Wall Street Journal: DJIA Slides Under ‘Flash Crash’ Low
GDP and unemployment are much more important when it comes to measuring the state of the economy, but the Dow Jones Industrial Average is a media-friendly, constantly-changing index. And so it was big, big news when the Index dropped 1,000 points back in May. Remember that? People blamed the fall on an accidental trade. Someone hit ‘b’ for billion instead of ‘m’ for million, and it triggered a mini-panic? No such excuse this time, and yet the drop-off was worse because there wasn’t an influx of last-minute buyers to salvage the drop:
Stocks fell on Monday in a late-day selloff that took the Dow Jones Industrial Average below its lows of the May 6 “flash crash.”
The Dow ended down 115.48 points, or 1.2%, at a seven-month low of 9816.49 and below 9869.62, its low-point of the May 6 slide.

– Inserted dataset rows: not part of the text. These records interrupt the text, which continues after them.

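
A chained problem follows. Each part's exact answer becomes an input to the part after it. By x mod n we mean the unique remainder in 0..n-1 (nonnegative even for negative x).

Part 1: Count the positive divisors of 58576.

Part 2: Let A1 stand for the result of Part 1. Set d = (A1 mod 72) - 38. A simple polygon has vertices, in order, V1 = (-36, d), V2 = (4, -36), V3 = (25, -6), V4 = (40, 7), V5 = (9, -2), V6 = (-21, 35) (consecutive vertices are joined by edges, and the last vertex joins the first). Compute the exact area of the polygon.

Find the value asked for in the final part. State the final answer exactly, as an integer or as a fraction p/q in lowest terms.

4427/2

Part 1: 58576 = 2^4 * 7 * 523; number of divisors = (4+1) * (1+1) * (1+1) = 20; answer 20
Part 2: A1 = 20; d = -18; cross terms: (-36*-36 - 4*-18)=1368, (4*-6 - 25*-36)=876, (25*7 - 40*-6)=415, (40*-2 - 9*7)=-143, (9*35 - -21*-2)=273, (-21*-18 - -36*35)=1638; twice the area = |4427| = 4427; area = 4427/2; answer 4427/2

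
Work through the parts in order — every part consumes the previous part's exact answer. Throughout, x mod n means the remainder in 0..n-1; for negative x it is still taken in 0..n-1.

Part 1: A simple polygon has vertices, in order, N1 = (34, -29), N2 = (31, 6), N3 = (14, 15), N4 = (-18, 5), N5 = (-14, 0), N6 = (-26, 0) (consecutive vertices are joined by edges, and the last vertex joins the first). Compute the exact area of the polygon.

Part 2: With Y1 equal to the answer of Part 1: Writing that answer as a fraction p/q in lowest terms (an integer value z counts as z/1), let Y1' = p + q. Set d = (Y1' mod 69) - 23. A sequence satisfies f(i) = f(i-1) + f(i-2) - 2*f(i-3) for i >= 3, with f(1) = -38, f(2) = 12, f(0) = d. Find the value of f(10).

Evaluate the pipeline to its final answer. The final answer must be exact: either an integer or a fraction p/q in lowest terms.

Part 1: cross terms: (34*6 - 31*-29)=1103, (31*15 - 14*6)=381, (14*5 - -18*15)=340, (-18*0 - -14*5)=70, (-14*0 - -26*0)=0, (-26*-29 - 34*0)=754; twice the area = |2648| = 2648; area = 1324; answer 1324
Part 2: Y1 = 1324; threaded value p + q = 1325; d = -9; f(3) = 1*(12) + 1*(-38) - 2*(-9) = -8; iterating: f(3)=-8, f(4)=80, f(5)=48, f(6)=144, f(7)=32, f(8)=80, f(9)=-176, f(10)=-160; answer -160

-160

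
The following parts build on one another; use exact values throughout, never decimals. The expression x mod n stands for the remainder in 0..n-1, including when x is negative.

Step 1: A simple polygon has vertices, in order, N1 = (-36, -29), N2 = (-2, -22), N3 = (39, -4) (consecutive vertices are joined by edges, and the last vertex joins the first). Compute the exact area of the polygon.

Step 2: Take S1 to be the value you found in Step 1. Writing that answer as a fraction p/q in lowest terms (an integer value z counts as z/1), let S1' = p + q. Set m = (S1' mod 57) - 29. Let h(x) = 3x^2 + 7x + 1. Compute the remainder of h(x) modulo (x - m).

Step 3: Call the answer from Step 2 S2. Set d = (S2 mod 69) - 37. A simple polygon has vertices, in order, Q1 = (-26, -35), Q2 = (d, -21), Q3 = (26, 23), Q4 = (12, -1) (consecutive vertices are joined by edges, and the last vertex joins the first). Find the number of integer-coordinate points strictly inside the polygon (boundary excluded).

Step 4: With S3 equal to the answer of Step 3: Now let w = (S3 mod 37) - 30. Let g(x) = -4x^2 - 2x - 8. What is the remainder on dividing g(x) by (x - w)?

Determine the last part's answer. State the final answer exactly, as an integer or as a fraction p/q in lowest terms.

Step 1: cross terms: (-36*-22 - -2*-29)=734, (-2*-4 - 39*-22)=866, (39*-29 - -36*-4)=-1275; twice the area = |325| = 325; area = 325/2; answer 325/2
Step 2: S1 = 325/2; threaded value p + q = 327; m = 13; remainder = value at the root: 3*(13)^2 + 7*(13)^1 + 1 = (507) + (91) + (1) = 599; answer 599
Step 3: S2 = 599; d = 10; cross terms: (-26*-21 - 10*-35)=896, (10*23 - 26*-21)=776, (26*-1 - 12*23)=-302, (12*-35 - -26*-1)=-446; twice the area = |924| = 924; area = 462; boundary points = 2 + 4 + 2 + 2 = 10; strictly interior points = area - boundary/2 + 1 = 458; answer 458
Step 4: S3 = 458; w = -16; remainder = value at the root: -4*(-16)^2 - 2*(-16)^1 - 8 = (-1024) + (32) + (-8) = -1000; answer -1000

-1000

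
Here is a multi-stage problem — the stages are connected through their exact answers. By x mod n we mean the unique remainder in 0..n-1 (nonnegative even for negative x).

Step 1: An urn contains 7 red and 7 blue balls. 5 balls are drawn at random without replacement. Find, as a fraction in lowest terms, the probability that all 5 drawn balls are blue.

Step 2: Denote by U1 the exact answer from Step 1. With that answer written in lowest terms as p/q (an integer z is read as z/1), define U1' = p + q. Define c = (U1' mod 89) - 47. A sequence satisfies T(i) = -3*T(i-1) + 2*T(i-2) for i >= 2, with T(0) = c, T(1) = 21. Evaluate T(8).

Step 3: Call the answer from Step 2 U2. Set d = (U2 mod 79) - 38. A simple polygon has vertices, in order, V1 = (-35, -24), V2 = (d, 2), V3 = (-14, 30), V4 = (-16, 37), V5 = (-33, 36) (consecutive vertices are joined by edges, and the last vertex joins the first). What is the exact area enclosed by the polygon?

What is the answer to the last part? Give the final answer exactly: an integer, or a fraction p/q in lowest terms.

889/2

Step 1: total draws C(14,5) = 2002; favorable C(7,5) = 21; P = 3/286; answer 3/286
Step 2: U1 = 3/286; threaded value p + q = 289; c = -25; T(2) = -3*(21) + 2*(-25) = -113; iterating: T(2)=-113, T(3)=381, T(4)=-1369, T(5)=4869, T(6)=-17345, T(7)=61773, T(8)=-220009; answer -220009
Step 3: U2 = -220009; d = -32; cross terms: (-35*2 - -32*-24)=-838, (-32*30 - -14*2)=-932, (-14*37 - -16*30)=-38, (-16*36 - -33*37)=645, (-33*-24 - -35*36)=2052; twice the area = |889| = 889; area = 889/2; answer 889/2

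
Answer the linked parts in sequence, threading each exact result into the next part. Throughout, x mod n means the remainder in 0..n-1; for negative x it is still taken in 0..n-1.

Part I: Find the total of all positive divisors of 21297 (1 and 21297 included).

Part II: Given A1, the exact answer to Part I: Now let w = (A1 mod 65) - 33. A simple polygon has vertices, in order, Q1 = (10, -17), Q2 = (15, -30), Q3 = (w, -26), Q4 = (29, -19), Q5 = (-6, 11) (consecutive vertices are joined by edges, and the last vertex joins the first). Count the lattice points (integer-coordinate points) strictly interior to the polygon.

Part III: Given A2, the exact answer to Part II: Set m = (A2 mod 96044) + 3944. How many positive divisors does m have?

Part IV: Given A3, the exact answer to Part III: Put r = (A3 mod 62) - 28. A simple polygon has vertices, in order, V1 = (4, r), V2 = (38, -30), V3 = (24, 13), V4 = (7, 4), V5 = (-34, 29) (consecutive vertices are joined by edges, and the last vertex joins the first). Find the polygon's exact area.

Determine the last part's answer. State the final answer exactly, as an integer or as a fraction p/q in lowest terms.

1093

Part I: 21297 = 3 * 31 * 229; sigma = (1 + 3) * (1 + 31) * (1 + 229) = 4 * 32 * 230 = 29440; answer 29440
Part II: A1 = 29440; w = 27; cross terms: (10*-30 - 15*-17)=-45, (15*-26 - 27*-30)=420, (27*-19 - 29*-26)=241, (29*11 - -6*-19)=205, (-6*-17 - 10*11)=-8; twice the area = |813| = 813; area = 813/2; boundary points = 1 + 4 + 1 + 5 + 4 = 15; strictly interior points = area - boundary/2 + 1 = 400; answer 400
Part III: A2 = 400; m = 4344; 4344 = 2^3 * 3 * 181; number of divisors = (3+1) * (1+1) * (1+1) = 16; answer 16
Part IV: A3 = 16; r = -12; cross terms: (4*-30 - 38*-12)=336, (38*13 - 24*-30)=1214, (24*4 - 7*13)=5, (7*29 - -34*4)=339, (-34*-12 - 4*29)=292; twice the area = |2186| = 2186; area = 1093; answer 1093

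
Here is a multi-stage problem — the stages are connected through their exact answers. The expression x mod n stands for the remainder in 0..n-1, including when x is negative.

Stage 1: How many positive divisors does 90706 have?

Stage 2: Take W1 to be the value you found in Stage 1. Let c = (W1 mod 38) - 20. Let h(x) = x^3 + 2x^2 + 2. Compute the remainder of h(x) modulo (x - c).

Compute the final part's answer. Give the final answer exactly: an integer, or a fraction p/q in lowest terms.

Stage 1: 90706 = 2 * 7 * 11 * 19 * 31; number of divisors = (1+1) * (1+1) * (1+1) * (1+1) * (1+1) = 32; answer 32
Stage 2: W1 = 32; c = 12; remainder = value at the root: 1*(12)^3 + 2*(12)^2 + 2 = (1728) + (288) + (2) = 2018; answer 2018

2018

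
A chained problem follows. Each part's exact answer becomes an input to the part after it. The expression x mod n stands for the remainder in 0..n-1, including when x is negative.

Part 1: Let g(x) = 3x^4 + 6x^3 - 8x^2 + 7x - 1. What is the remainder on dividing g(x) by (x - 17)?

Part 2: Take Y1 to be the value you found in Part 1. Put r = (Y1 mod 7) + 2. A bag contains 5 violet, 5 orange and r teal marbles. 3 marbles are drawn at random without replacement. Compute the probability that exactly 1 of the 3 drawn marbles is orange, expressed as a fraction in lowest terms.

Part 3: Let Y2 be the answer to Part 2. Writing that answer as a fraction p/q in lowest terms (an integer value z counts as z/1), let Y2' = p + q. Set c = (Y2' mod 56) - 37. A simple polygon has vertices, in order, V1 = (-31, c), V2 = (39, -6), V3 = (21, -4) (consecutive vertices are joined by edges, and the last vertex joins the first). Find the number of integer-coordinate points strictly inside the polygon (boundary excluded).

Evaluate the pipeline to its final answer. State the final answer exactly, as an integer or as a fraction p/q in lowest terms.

129

Part 1: remainder = value at the root: 3*(17)^4 + 6*(17)^3 - 8*(17)^2 + 7*(17)^1 - 1 = (250563) + (29478) + (-2312) + (119) + (-1) = 277847; answer 277847
Part 2: Y1 = 277847; r = 5; total draws C(15,3) = 455; favorable C(5,1)*C(10,2) = 225; P = 45/91; answer 45/91
Part 3: Y2 = 45/91; threaded value p + q = 136; c = -13; cross terms: (-31*-6 - 39*-13)=693, (39*-4 - 21*-6)=-30, (21*-13 - -31*-4)=-397; twice the area = |266| = 266; area = 133; boundary points = 7 + 2 + 1 = 10; strictly interior points = area - boundary/2 + 1 = 129; answer 129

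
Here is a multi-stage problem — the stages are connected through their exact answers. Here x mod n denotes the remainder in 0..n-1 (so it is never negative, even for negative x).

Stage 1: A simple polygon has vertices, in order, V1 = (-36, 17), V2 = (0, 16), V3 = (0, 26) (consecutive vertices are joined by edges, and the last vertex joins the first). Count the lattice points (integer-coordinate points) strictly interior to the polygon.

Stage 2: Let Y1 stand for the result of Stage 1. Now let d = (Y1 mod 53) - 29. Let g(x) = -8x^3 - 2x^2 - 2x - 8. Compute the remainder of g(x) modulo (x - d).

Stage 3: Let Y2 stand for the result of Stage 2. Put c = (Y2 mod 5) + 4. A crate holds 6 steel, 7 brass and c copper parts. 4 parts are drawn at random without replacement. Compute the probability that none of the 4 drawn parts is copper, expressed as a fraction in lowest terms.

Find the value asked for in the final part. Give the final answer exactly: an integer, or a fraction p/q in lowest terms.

715/3876

Stage 1: cross terms: (-36*16 - 0*17)=-576, (0*26 - 0*16)=0, (0*17 - -36*26)=936; twice the area = |360| = 360; area = 180; boundary points = 1 + 10 + 9 = 20; strictly interior points = area - boundary/2 + 1 = 171; answer 171
Stage 2: Y1 = 171; d = -17; remainder = value at the root: -8*(-17)^3 - 2*(-17)^2 - 2*(-17)^1 - 8 = (39304) + (-578) + (34) + (-8) = 38752; answer 38752
Stage 3: Y2 = 38752; c = 6; total draws C(19,4) = 3876; favorable C(13,4) = 715; P = 715/3876; answer 715/3876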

That day, buyers rushed into the market at that level, helping pare a 1,000-point drop to a decline of 347.80 points.
But on Monday, no such buying appeared.
Meanwhile the Euro is down (thanks to fears about Hungary being next in line after Greece) and gold is continuing to soar. Corrections are an inevitable part of any strong return, but this isn’t a strong return or a correction. It looks more like the sputtering sounds coming from your car that might make you afraid the engine is about to give out.